Swin-AFR-FPN: Attention and fusion refined object detection model with swin-transformer backbone for Escherichia coli (E. coli) bacterial cell cycle identification and antibiotic phenotyping


BAYDİLLİ Y. Y.

Journal of Supercomputing, cilt.82, sa.3, 2026 (SCI-Expanded, Scopus) identifier

  • Yayın Türü: Makale / Tam Makale
  • Cilt numarası: 82 Sayı: 3
  • Basım Tarihi: 2026
  • Doi Numarası: 10.1007/s11227-026-08244-8
  • Dergi Adı: Journal of Supercomputing
  • Derginin Tarandığı İndeksler: Science Citation Index Expanded (SCI-EXPANDED), Scopus, Compendex, INSPEC, zbMATH
  • Anahtar Kelimeler: Bacteria detection, Deep learning, Escherichia coli, Object detection, Vision transformers
  • Hakkari Üniversitesi Adresli: Evet

Özet

Escherichia coli (E. coli) bacteria are single-celled, rod-shaped microorganisms that can be pathogenic and cause severe diseases in both humans and animals. Studying the environments in which these microorganisms live, multiply, and colonize can enhance our understanding of their behavior. Additionally, overcoming antibiotic resistance in bacteria poses a significant challenge in the fight against microbial enemies. For these reasons, E. coli strains are cultured in suitable media and monitored under a microscope. However, this approach is both prone to errors and time-consuming. Due to their small size and highly similar morphology, detecting and classifying these cells is a challenging task that requires high-resolution, multi-scale feature representations and leads to substantial computational demands when analyzing large-scale microscopic image data. In this study, a two-stage object detection model with a swin-transformer backbone is proposed for the analysis of growth stages and antibiotic resistance phenotyping of E. coli bacteria.

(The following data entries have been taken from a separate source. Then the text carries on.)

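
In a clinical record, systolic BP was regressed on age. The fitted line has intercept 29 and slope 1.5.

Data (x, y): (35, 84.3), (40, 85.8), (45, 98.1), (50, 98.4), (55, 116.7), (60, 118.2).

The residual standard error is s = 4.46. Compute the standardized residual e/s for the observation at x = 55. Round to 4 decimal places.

1.1659

ŷ = 29 + 1.5·55 = 111.5
e = 116.7 − 111.5 = 5.2
e/s = 5.2 / 4.46 = 1.1659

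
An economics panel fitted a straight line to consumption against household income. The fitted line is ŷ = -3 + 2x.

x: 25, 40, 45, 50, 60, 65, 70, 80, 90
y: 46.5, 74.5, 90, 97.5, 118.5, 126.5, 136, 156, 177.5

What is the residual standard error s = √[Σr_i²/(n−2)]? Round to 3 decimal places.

x=25: ŷ = -3 + 2·25 = 47; r = 46.5 − 47 = -0.5
x=40: ŷ = -3 + 2·40 = 77; r = 74.5 − 77 = -2.5
x=45: ŷ = -3 + 2·45 = 87; r = 90 − 87 = 3
x=50: ŷ = -3 + 2·50 = 97; r = 97.5 − 97 = 0.5
x=60: ŷ = -3 + 2·60 = 117; r = 118.5 − 117 = 1.5
x=65: ŷ = -3 + 2·65 = 127; r = 126.5 − 127 = -0.5
x=70: ŷ = -3 + 2·70 = 137; r = 136 − 137 = -1
x=80: ŷ = -3 + 2·80 = 157; r = 156 − 157 = -1
x=90: ŷ = -3 + 2·90 = 177; r = 177.5 − 177 = 0.5
SSE = 0.25 + 6.25 + 9 + 0.25 + 2.25 + 0.25 + 1 + 1 + 0.25 = 20.5
s = √(20.5/7) = √2.92857 ≈ 1.711

s = 1.711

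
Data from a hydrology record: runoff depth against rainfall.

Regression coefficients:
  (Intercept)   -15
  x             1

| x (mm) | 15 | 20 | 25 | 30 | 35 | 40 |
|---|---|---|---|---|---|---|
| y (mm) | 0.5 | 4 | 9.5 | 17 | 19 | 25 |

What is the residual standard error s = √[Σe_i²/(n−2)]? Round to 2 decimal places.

x=15: ŷ = -15 + 15 = 0; e = 0.5 − 0 = 0.5
x=20: ŷ = -15 + 20 = 5; e = 4 − 5 = -1
x=25: ŷ = -15 + 25 = 10; e = 9.5 − 10 = -0.5
x=30: ŷ = -15 + 30 = 15; e = 17 − 15 = 2
x=35: ŷ = -15 + 35 = 20; e = 19 − 20 = -1
x=40: ŷ = -15 + 40 = 25; e = 25 − 25 = 0
SSE = 0.25 + 1 + 0.25 + 4 + 1 + 0 = 6.5
s = √(6.5/4) = √1.625 ≈ 1.27

s = 1.27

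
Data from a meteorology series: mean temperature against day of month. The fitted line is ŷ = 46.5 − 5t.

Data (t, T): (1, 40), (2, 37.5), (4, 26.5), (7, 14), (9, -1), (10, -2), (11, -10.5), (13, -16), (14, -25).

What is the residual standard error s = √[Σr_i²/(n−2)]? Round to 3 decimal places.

s = 2.087

t=1: ŷ = 46.5 − 5·1 = 41.5; r = 40 − 41.5 = -1.5
t=2: ŷ = 46.5 − 5·2 = 36.5; r = 37.5 − 36.5 = 1
t=4: ŷ = 46.5 − 5·4 = 26.5; r = 26.5 − 26.5 = 0
t=7: ŷ = 46.5 − 5·7 = 11.5; r = 14 − 11.5 = 2.5
t=9: ŷ = 46.5 − 5·9 = 1.5; r = -1 − 1.5 = -2.5
t=10: ŷ = 46.5 − 5·10 = -3.5; r = -2 − (-3.5) = 1.5
t=11: ŷ = 46.5 − 5·11 = -8.5; r = -10.5 − (-8.5) = -2
t=13: ŷ = 46.5 − 5·13 = -18.5; r = -16 − (-18.5) = 2.5
t=14: ŷ = 46.5 − 5·14 = -23.5; r = -25 − (-23.5) = -1.5
SSE = 2.25 + 1 + 0 + 6.25 + 6.25 + 2.25 + 4 + 6.25 + 2.25 = 30.5
s = √(30.5/7) = √4.35714 ≈ 2.087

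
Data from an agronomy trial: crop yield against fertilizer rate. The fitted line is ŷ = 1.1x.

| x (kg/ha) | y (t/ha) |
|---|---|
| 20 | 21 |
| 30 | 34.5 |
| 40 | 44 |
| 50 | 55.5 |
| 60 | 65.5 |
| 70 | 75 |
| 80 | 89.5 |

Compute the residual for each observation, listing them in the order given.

x=20: ŷ = 1.1·20 = 22; e = 21 − 22 = -1
x=30: ŷ = 1.1·30 = 33; e = 34.5 − 33 = 1.5
x=40: ŷ = 1.1·40 = 44; e = 44 − 44 = 0
x=50: ŷ = 1.1·50 = 55; e = 55.5 − 55 = 0.5
x=60: ŷ = 1.1·60 = 66; e = 65.5 − 66 = -0.5
x=70: ŷ = 1.1·70 = 77; e = 75 − 77 = -2
x=80: ŷ = 1.1·80 = 88; e = 89.5 − 88 = 1.5

-1, 1.5, 0, 0.5, -0.5, -2, 1.5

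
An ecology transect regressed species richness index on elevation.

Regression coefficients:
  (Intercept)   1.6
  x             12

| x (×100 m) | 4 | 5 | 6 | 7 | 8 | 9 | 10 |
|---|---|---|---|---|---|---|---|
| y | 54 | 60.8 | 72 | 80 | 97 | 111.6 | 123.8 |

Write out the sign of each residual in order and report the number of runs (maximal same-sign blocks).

3 runs

x=4: ŷ = 1.6 + 12·4 = 49.6; e = 54 − 49.6 = 4.4
x=5: ŷ = 1.6 + 12·5 = 61.6; e = 60.8 − 61.6 = -0.8
x=6: ŷ = 1.6 + 12·6 = 73.6; e = 72 − 73.6 = -1.6
x=7: ŷ = 1.6 + 12·7 = 85.6; e = 80 − 85.6 = -5.6
x=8: ŷ = 1.6 + 12·8 = 97.6; e = 97 − 97.6 = -0.6
x=9: ŷ = 1.6 + 12·9 = 109.6; e = 111.6 − 109.6 = 2
x=10: ŷ = 1.6 + 12·10 = 121.6; e = 123.8 − 121.6 = 2.2
Signs: + − − − − + +
Runs: +×1, −×4, +×2 → 3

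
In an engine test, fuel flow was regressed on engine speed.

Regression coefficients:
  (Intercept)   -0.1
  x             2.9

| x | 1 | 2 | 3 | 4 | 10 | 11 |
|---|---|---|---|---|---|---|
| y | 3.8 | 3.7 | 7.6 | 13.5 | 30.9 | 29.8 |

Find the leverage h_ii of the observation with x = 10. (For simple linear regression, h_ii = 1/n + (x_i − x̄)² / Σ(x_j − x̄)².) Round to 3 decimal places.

h = 0.424

x̄ = (1 + 2 + 3 + 4 + 10 + 11)/6 = 5.16667
Σ(x − x̄)² = 17.3611 + 10.0278 + 4.69444 + 1.36111 + 23.3611 + 34.0278 = 90.8333
h = 1/6 + (4.83333)²/90.8333 = 0.166667 + 0.257187 = 0.424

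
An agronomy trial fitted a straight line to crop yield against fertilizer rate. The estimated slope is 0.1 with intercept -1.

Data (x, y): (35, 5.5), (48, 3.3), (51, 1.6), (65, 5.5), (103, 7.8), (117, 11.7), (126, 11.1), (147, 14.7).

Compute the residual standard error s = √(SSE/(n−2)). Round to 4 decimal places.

s = 1.8257

x=35: ŷ = -1 + 0.1·35 = 2.5; r = 5.5 − 2.5 = 3
x=48: ŷ = -1 + 0.1·48 = 3.8; r = 3.3 − 3.8 = -0.5
x=51: ŷ = -1 + 0.1·51 = 4.1; r = 1.6 − 4.1 = -2.5
x=65: ŷ = -1 + 0.1·65 = 5.5; r = 5.5 − 5.5 = 0
x=103: ŷ = -1 + 0.1·103 = 9.3; r = 7.8 − 9.3 = -1.5
x=117: ŷ = -1 + 0.1·117 = 10.7; r = 11.7 − 10.7 = 1
x=126: ŷ = -1 + 0.1·126 = 11.6; r = 11.1 − 11.6 = -0.5
x=147: ŷ = -1 + 0.1·147 = 13.7; r = 14.7 − 13.7 = 1
SSE = 9 + 0.25 + 6.25 + 0 + 2.25 + 1 + 0.25 + 1 = 20
s = √(20/6) = √3.33333 ≈ 1.8257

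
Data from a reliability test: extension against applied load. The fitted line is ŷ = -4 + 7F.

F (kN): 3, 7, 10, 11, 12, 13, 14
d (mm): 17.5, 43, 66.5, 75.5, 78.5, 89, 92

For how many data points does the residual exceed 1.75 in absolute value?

F=3: ŷ = -4 + 7·3 = 17; e = 17.5 − 17 = 0.5
F=7: ŷ = -4 + 7·7 = 45; e = 43 − 45 = -2
F=10: ŷ = -4 + 7·10 = 66; e = 66.5 − 66 = 0.5
F=11: ŷ = -4 + 7·11 = 73; e = 75.5 − 73 = 2.5
F=12: ŷ = -4 + 7·12 = 80; e = 78.5 − 80 = -1.5
F=13: ŷ = -4 + 7·13 = 87; e = 89 − 87 = 2
F=14: ŷ = -4 + 7·14 = 94; e = 92 − 94 = -2
|e| > 1.75: F=7 (|e|=2), F=11 (|e|=2.5), F=13 (|e|=2), F=14 (|e|=2) → 4

4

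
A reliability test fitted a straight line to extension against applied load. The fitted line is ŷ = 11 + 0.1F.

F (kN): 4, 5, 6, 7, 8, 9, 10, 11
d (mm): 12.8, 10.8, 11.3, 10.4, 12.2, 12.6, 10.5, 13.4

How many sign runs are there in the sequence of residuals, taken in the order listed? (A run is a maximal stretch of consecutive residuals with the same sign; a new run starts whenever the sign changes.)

F=4: ŷ = 11 + 0.1·4 = 11.4; r = 12.8 − 11.4 = 1.4
F=5: ŷ = 11 + 0.1·5 = 11.5; r = 10.8 − 11.5 = -0.7
F=6: ŷ = 11 + 0.1·6 = 11.6; r = 11.3 − 11.6 = -0.3
F=7: ŷ = 11 + 0.1·7 = 11.7; r = 10.4 − 11.7 = -1.3
F=8: ŷ = 11 + 0.1·8 = 11.8; r = 12.2 − 11.8 = 0.4
F=9: ŷ = 11 + 0.1·9 = 11.9; r = 12.6 − 11.9 = 0.7
F=10: ŷ = 11 + 0.1·10 = 12; r = 10.5 − 12 = -1.5
F=11: ŷ = 11 + 0.1·11 = 12.1; r = 13.4 − 12.1 = 1.3
Signs: + − − − + + − +
Runs: +×1, −×3, +×2, −×1, +×1 → 5

5 runs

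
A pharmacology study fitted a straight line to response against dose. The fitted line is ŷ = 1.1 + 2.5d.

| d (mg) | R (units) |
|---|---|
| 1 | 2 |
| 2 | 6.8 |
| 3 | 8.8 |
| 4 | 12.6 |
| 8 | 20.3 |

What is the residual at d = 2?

e = 0.7

ŷ = 1.1 + 2.5·2 = 6.1
e = 6.8 − 6.1 = 0.7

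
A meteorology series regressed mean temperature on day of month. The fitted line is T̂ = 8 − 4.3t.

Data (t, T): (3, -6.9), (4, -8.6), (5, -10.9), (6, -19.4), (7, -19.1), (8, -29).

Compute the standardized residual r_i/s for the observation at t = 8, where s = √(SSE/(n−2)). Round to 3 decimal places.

t=3: T̂ = 8 − 4.3·3 = -4.9; r = -6.9 − (-4.9) = -2
t=4: T̂ = 8 − 4.3·4 = -9.2; r = -8.6 − (-9.2) = 0.6
t=5: T̂ = 8 − 4.3·5 = -13.5; r = -10.9 − (-13.5) = 2.6
t=6: T̂ = 8 − 4.3·6 = -17.8; r = -19.4 − (-17.8) = -1.6
t=7: T̂ = 8 − 4.3·7 = -22.1; r = -19.1 − (-22.1) = 3
t=8: T̂ = 8 − 4.3·8 = -26.4; r = -29 − (-26.4) = -2.6
SSE = 4 + 0.36 + 6.76 + 2.56 + 9 + 6.76 = 29.44
s = √(29.44/4) = 2.71293
r/s = -2.6 / 2.71293 = -0.958

-0.958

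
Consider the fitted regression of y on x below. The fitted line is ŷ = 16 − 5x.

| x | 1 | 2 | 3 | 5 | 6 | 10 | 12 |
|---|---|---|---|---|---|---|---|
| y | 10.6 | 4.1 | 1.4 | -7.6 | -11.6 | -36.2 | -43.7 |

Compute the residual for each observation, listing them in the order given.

-0.4, -1.9, 0.4, 1.4, 2.4, -2.2, 0.3

x=1: ŷ = 16 − 5·1 = 11; r = 10.6 − 11 = -0.4
x=2: ŷ = 16 − 5·2 = 6; r = 4.1 − 6 = -1.9
x=3: ŷ = 16 − 5·3 = 1; r = 1.4 − 1 = 0.4
x=5: ŷ = 16 − 5·5 = -9; r = -7.6 − (-9) = 1.4
x=6: ŷ = 16 − 5·6 = -14; r = -11.6 − (-14) = 2.4
x=10: ŷ = 16 − 5·10 = -34; r = -36.2 − (-34) = -2.2
x=12: ŷ = 16 − 5·12 = -44; r = -43.7 − (-44) = 0.3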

The Attention and Feature Refined Feature Pyramid Network (AFR-FPN), comprising two key components, was introduced to uncover complex hierarchical relationships in the feature maps from the backbone and to enhance the model’s contextual focus capabilities. The Hybrid Channel and Spatial Attention Module (HCSAM) is responsible for weighting the important regions of the feature maps, and the Multi-Scale Feature Fusion Gate (MSFFG) is used to preserve semantic and spatial information during the fusion phase. Finally, region of interest (ROI) areas are identified using a region proposal network (RPN). Ablation experiments were performed to investigate the impact of the backbone, training strategy, and proposed network on the results. The results of the study indicate that the self-attention mechanism in vision transformers outperformed convolution-based models in the detection of microscopic small and dense objects. Additionally, AFR-FPN contributed positively to the model’s overall performance and interpretability. Experimental results demonstrate that the proposed approach achieves a favorable balance between detection accuracy, computational efficiency, and scalability for large-scale microscopic image analysis.